Sunday, June 24, 2007

MOSCOW — Six months before election season begins in Russia, the Kremlin is all but assured of resounding success in a climate that raises questions abroad about the country’s democratic credentials but worries few ordinary Russians.

Some Kremlin opponents have already joined political analysts in predicting a crushing defeat for the opposition when Russians vote for a new parliament in December and a new president in March to replace Vladimir Putin, whose two-term limit will be up.

All but ignored by the press and facing a huge pro-Kremlin majority in the polls, the opposition is riddled with infighting. Some leaders despair at the divisions, while others say to unite would betray their democratic credentials.

“I don’t see enough political will to create a united opposition force in Russia,” said Vladimir Ryzhkov, a former presidential candidate and independent member of parliament.

“This time, I’m afraid there’s no hope.”

More than 16 years after the collapse of the Soviet Union, the dominance of state-controlled media is also helping to ensure that the presidential race is a safe bet for the Kremlin, according to critics.

Mr. Putin is constantly in the public eye on television and rarely criticized in public. Opinion surveys suggest that he remains broadly popular, restoring prosperity, order and national pride after the chaotic years under his predecessor, President Boris Yeltsin.

Opposition protests were broken up by police and few Russians seem interested in what Mr. Putin’s critics have to say.

“It’s just a game, we know the result in advance,” said Leonid Gozman, deputy chairman of United Right Forces (SPS).

At least two opposition leaders are likely to run for president, but neither has drummed up support in a country where oil-fueled growth and political stability have helped the public firmly on the Kremlin’s side.

Russian Communist Party leader Gennady Zyuganov said last week he was “ready” to run in the March presidential elections, the Interfax news agency reported, but he is given little chance as the party’s electoral support has crumbled.

Vyacheslav Nikonov, a pro-Kremlin political analyst, says between them the leading opposition candidates attract less than 3 percent in the polls, while the two state officials widely seen as possible Putin successors — rival Deputy Prime Ministers Dmitry Medvedev and Sergei Ivanov — enjoy over 30 percent support.
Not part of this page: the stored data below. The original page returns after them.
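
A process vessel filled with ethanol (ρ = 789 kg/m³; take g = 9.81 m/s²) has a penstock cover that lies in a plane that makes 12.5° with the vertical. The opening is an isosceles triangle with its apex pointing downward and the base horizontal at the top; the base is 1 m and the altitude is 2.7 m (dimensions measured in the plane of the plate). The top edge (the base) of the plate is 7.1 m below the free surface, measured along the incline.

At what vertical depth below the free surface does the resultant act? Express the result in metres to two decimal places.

h_p = 7.86 m

γ = ρg = 789 × 9.81 / 1000 = 7.74009 kN/m³.
The plate makes 12.5° with the vertical, i.e. θ = 90° − 12.5° = 77.5° to the horizontal. Measuring y along the incline from the free-surface line, vertical depth h = y·sinθ with sinθ = 0.976296.
With the apex down, the centroid sits h/3 = 2.7/3 = 0.9 m below the base (the top edge), so y_c = 7.1 + 0.9 = 8 m and h_c = 8 × 0.976296 = 7.81037 m.
A = ½ × 1 × 2.7 = 1.35 m².
Resultant F = γ·h_c·A = 7.74009 × 7.81037 × 1.35 = 81.6115 kN.
I_c = b·h³/36 = 1 × 2.7³/36 = 0.54675 m⁴.
Centre of pressure: y_p = y_c + I_c/(y_c·A) = 8 + 0.54675/(8 × 1.35) = 8 + 0.050625 = 8.05063 m along the plane.
Vertically, h_p = y_p·sinθ = 8.05063 × 0.976296 = 7.8598 m.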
Mr. Putin’s approval ratings are over 70 percent.

Unlike the U.S. presidential candidates who face intense media scrutiny more than 18 months before the polls, in Russia it is Mr. Putin who holds the key to his successor’s fortunes.

The Russian president, barred by the constitution from a third consecutive term, has said he will not disclose his preference until December and may have a surprise up his sleeve, according to a Kremlin aide.

“People in the West will see that Russia’s democratic institutions are very weak and cannot provide a constructive alternative,” Yevgeny Volk, head of the Heritage Foundation’s Moscow office, said in an interview.

Opposition parties plan to campaign separately in December’s parliamentary election — a tactic that plays right into the hands of the pro-Kremlin United Russia, which holds 68 percent of seats, and its smaller ally, Fair Russia.

The inability to unite threatens smaller opposition parties with political oblivion, as they must win at least 7 percent of the vote to secure seats in the State Duma, the lower house of parliament.

Fracturing the opposition vote, the liberal Yabloko party will field its own presidential candidate, probably leader Grigory Yavlinsky, who won initial backing from the party’s ruling body last weekend.

“There are confrontations between different candidates and some, like Yavlinsky, are driven by personal ambitions, not the ambition to create democracy in Russia,” said Mr. Ryzhkov, a supporter of the main Other Russia opposition movement.

A presidential candidate before, Mr. Yavlinsky defended his party’s strategy of snubbing the Other Russia movement.

“We are democrats and we are not ready to unite with fascists or radical communists. It’s unacceptable,” he said of the broad spectrum of protesters at nationwide anti-Putin demonstrations organized by Other Russia.

Former world chess champion and leading Putin critic Garry Kasparov had hoped to unite a broad coalition behind a single candidate by ruling himself out of the running.

But Mikhail Kasyanov, a former prime minister who joined the opposition after he was fired by Mr. Putin, undermined that plan by saying he would stand for president regardless of who was selected at an opposition congress next month.

Mr. Nikonov, the analyst, said polling surveys show all leading opposition candidates for president command only tiny shares of the vote. Mr. Yavlinsky would win no more than 1.5 percent support and Mr. Kasyanov just 1 percent, he said.